LOOKING FOR A BETTER WAY TO KEEP YOUR GARDEN AND LANDSCAPE WATERED? COLLECTING RAINWATER IS FREE! If you don’t already have rain barrels, there’s no time like the present to make a trip to the hardware store to get you started on implementing this efficient way to collect rain water for use in the landscape and to help protect water quality. And we’ve got step-by-step information to show you how in How to Build a Rain Barrel Part 1 and Part 2.

Several extension offices across the state have held workshops on how to make and use them. For example, K-State Research and Extension offices in Ellis, Russell and Ellsworth counties have teamed with the KSU Big Creek Middle Smoky Hill River Watersheds, the City of Hays & City of Ellis, Ellis County Master Gardeners, County Conservation District Offices in Ellis, Russell, & Ellsworth counties, and the Fort Hays State University Agriculture Department to build and distribute more than 6,500 rain barrels and kits, including to at least 15 states – even Alaska. That’s collaboration with great outcomes.

Check with the extension office in your area for more information.

SUMMER HAS BEGUN IN EARNEST, AND MANY OF US ARE FUSSING OVER OUR FLOWERS AND WONDERING WHEN watermelons will appear under those leaves. Take that green thumb of yours to the next level and become a Master Gardener!

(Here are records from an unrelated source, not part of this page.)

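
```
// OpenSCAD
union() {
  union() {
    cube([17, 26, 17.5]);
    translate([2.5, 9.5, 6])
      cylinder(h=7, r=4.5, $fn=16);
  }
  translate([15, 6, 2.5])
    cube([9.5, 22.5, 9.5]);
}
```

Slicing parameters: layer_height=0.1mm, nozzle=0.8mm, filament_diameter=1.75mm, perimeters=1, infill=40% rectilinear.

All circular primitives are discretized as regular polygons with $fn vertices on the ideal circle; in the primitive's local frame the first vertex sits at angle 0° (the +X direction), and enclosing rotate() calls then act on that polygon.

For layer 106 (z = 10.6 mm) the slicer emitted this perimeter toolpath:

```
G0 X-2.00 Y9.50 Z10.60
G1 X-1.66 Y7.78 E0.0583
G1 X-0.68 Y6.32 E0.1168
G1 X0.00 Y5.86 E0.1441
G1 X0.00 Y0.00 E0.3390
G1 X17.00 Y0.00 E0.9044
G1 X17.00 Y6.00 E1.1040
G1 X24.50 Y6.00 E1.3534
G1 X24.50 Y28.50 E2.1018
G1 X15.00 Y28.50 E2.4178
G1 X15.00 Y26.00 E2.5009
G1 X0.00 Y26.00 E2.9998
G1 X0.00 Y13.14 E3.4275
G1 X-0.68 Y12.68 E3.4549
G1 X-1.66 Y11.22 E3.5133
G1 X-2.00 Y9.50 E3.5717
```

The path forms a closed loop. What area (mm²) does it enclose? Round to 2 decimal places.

Apply the shoelace formula to the sequence of (X, Y) vertices; enclosed area = 625.77 mm².

625.77 mm²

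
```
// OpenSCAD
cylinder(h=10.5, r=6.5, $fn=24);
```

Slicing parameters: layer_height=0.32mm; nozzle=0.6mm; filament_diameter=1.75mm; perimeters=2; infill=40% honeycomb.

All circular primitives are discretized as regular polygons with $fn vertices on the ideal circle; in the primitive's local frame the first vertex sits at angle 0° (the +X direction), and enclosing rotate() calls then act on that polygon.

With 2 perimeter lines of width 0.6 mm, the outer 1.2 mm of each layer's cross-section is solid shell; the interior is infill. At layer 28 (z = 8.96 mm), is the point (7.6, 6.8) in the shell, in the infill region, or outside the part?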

If you’re looking for a volunteer opportunity with an educational component, the Extension Master Gardener program has your name on it. Some county and district K-State Research and Extension offices offer the program, which involves donating time in your community in exchange for horticultural training. It’s a great way to meet others and use your training to work at public gardens, garden shows, staffing horticulture hotlines, giving horticulture-related presentations or other activities. Last year alone, Master Gardeners in Kansas donated more than 103,700 hours for a total value of over $2.3 million.

Some extension offices are accepting applications RIGHT NOW. Check to see when and if yours does.